I'm 50 now. Never married, not currently in a relationship, probably because I have an extreme mistrust of men. I've never talked to a psychiatrist or psychologist about any of it. I want justice in some form for what was done to me. For my dead uncle, it's too late, but his abuse was the one that disturbs me the most, the manipulation is disturbing.

I want those suppressed memories brought to the surface. What was done to me molded me into the person I am today, and even though I haven't achieved great success, I do consider myself to be a very strong person. I think there are a lot of underlying issues present that have affected me in many different ways. I'm extremely distrustful of people, men in particular of course. I have a hard time letting people get too close, and I have no self confidence at all.

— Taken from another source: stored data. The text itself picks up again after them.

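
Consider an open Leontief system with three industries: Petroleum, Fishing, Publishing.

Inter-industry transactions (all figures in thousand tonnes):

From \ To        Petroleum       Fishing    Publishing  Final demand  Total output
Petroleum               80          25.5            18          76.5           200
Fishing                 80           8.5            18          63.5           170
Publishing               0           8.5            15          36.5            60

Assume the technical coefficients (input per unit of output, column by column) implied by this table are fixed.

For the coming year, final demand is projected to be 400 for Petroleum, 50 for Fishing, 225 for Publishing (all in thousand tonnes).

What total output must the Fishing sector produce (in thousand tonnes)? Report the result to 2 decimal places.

x_2 = 571.43

Technical coefficients a_ij = z_ij / X_j:
  a_11 = 80/200 = 0.40, a_21 = 80/200 = 0.40, a_31 = 0/200 = 0.00
  a_12 = 25.5/170 = 0.15, a_22 = 8.5/170 = 0.05, a_32 = 8.5/170 = 0.05
  a_13 = 18/60 = 0.30, a_23 = 18/60 = 0.30, a_33 = 15/60 = 0.25
I − A =
  [   0.60    -0.15    -0.30]
  [  -0.40     0.95    -0.30]
  [   0.00    -0.05     0.75]
Cofactors of I−A, C_ij = (−1)^(i+j)·(minor ij) (rows/columns in the sector order above):
  C_11 = (0.95)(0.75) − (-0.30)(-0.05) = 0.6975
  C_12 = −[(-0.40)(0.75) − (-0.30)(0.00)] = 0.3000
  C_13 = (-0.40)(-0.05) − (0.95)(0.00) = 0.0200
  C_21 = −[(-0.15)(0.75) − (-0.30)(-0.05)] = 0.1275
  C_22 = (0.60)(0.75) − (-0.30)(0.00) = 0.4500
  C_23 = −[(0.60)(-0.05) − (-0.15)(0.00)] = 0.0300
  C_31 = (-0.15)(-0.30) − (-0.30)(0.95) = 0.3300
  C_32 = −[(0.60)(-0.30) − (-0.30)(-0.40)] = 0.3000
  C_33 = (0.60)(0.95) − (-0.15)(-0.40) = 0.5100
det(I−A) = Σ_j (I−A)_1j·C_1j = (0.60)(0.6975) + (-0.15)(0.3000) + (-0.30)(0.0200) = 0.3675
adj(I−A) = Cᵀ =
  [ 0.6975   0.1275   0.3300]
  [ 0.3000   0.4500   0.3000]
  [ 0.0200   0.0300   0.5100]
(I − A)⁻¹ = adj(I−A) / det(I−A) ≈
  [   1.8980     0.3469     0.8980]
  [   0.8163     1.2245     0.8163]
  [   0.0544     0.0816     1.3878]
x = (I − A)⁻¹ d = adj(I−A)·d / det(I−A), with det(I−A) = 0.3675:
  x_1 = (0.6975·400 + 0.1275·50 + 0.3300·225) / 0.3675 = 359.625 / 0.3675 ≈ 978.57
  x_2 = (0.3000·400 + 0.4500·50 + 0.3000·225) / 0.3675 = 210.00 / 0.3675 ≈ 571.43
  x_3 = (0.0200·400 + 0.0300·50 + 0.5100·225) / 0.3675 = 124.25 / 0.3675 ≈ 338.10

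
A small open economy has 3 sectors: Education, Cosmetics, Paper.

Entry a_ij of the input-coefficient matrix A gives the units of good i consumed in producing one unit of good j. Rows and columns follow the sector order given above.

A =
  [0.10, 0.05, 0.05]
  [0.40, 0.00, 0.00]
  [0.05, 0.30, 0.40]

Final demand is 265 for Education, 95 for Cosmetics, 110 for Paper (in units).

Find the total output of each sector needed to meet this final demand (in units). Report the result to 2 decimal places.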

On top of all the sexual abuse, I suffered at the hands of my parents. They were both alcoholics and there was never enough food in the house to feed myself and my four siblings. Often they were too drunk to care for us properly, that responsibility fell on my young shoulders. At age 8, care of my youngest sister was by me. My father was physically abusive and I often suffered beatings at his hands. My mother had many mental health issues and I can remember 18 attempted suicides throughout my childhood. Some were so bad that she died on the table and was revived. When I was 17, she died of an accidental overdose at age 36. Dad had a stroke in 1999, and my thoughts at the time were that he couldn't hurt me anymore. He died 4 years later of a stomach cancer.